Writing - Handwriting

Handwriting is a vital part to any writing-based lesson. If children do not like their handwriting, or cannot produce quality work quickly it will affect their work and their learning. So, it is vital handwriting is taught consistently across the school. As a school we have chosen to work within a ‘joined up’ form consistently throughout the school. This is because it makes writing more fluent supporting meaning handwriting will become easier and of a higher quality. This is especially true for children with fine motor skills (Developing Handwriting/ NHS Huddersfield).
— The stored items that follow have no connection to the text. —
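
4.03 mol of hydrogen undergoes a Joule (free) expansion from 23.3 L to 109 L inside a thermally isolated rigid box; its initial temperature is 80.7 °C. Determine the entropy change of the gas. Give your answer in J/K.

No heat is exchanged and no work is done, so the ideal-gas temperature stays constant.
Entropy is a state function; using a reversible isothermal path, ΔS_gas = nR ln(V₂/V₁) = 4.03 × 8.314 × ln(109/23.3) = 51.7 J/K.

ΔS_gas = 51.7 J/K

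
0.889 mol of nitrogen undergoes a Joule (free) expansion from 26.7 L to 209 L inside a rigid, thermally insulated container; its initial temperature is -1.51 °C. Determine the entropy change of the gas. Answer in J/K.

ΔS_gas = 15.2 J/K

For an ideal gas in free expansion Q = 0 and W = 0, so T is unchanged.
Entropy is a state function; using a reversible isothermal path, ΔS_gas = nR ln(V₂/V₁) = 0.889 × 8.314 × ln(209/26.7) = 15.2 J/K.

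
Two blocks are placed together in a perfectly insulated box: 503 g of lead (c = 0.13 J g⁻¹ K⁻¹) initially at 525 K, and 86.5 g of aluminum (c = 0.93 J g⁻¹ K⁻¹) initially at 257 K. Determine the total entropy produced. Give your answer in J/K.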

The letters should be formed as follows:

Knowledge, Skills and Understanding

Early Years

Children take part in activities to develop their fine and gross motor-skills and recognition of patterns, for example, to form letters using their index finger in sand or using paint. Children should begin to learn how to correctly hold a pencil. Then how to use a pencil, and hold it effectively to form recognisable letters most of which are correctly formed. They should be given the opportunities to develop their handwriting to their full potential at that age. From 22/23 the children will be learning to print as this suggested in the Reading Framework.

Key Stage 1

Children will continue to develop fine and gross motor-skills with a range of multi- sensory activities. Handwriting should be discussed within and linked to phonics sessions. Teachers and support staff continue to guide children on how to write letters correctly, using a comfortable and efficient pencil grip. Children should now be leaving spaces between words accurately and not joining capital letters. By the end of Key Stage 1 children will be able to write legibly, using upper and lower-case letters appropriately and correct spacing between words and, for the majority, joined up. High quality handwriting will be modelled during handwriting lessons, literacy lessons and marking from the teachers should be consistently seen.

Key Stage 2

During this stage the children continue to have direct discrete teaching and regular practice of handwriting. Pupils should be practising their handwriting for a minimum of 30 minutes within the week, however this could be broken into 10-minute chunks. We aim for them to develop a clear, fluent style and by the end of Year 6 be able to adapt their handwriting for the for different purposes, such as: a neat, legible hand for finished, presented work, a faster script for note making and the ability to print for labelling diagrams etc.. If pupils have not made sufficient progress with their handwriting teachers should put those children to have additional lessons with an adult. If teachers feel pupils need further support they should start the child on the ‘Speed Up!’ intervention with a teaching assistant (8 week program), or Print like a Pro.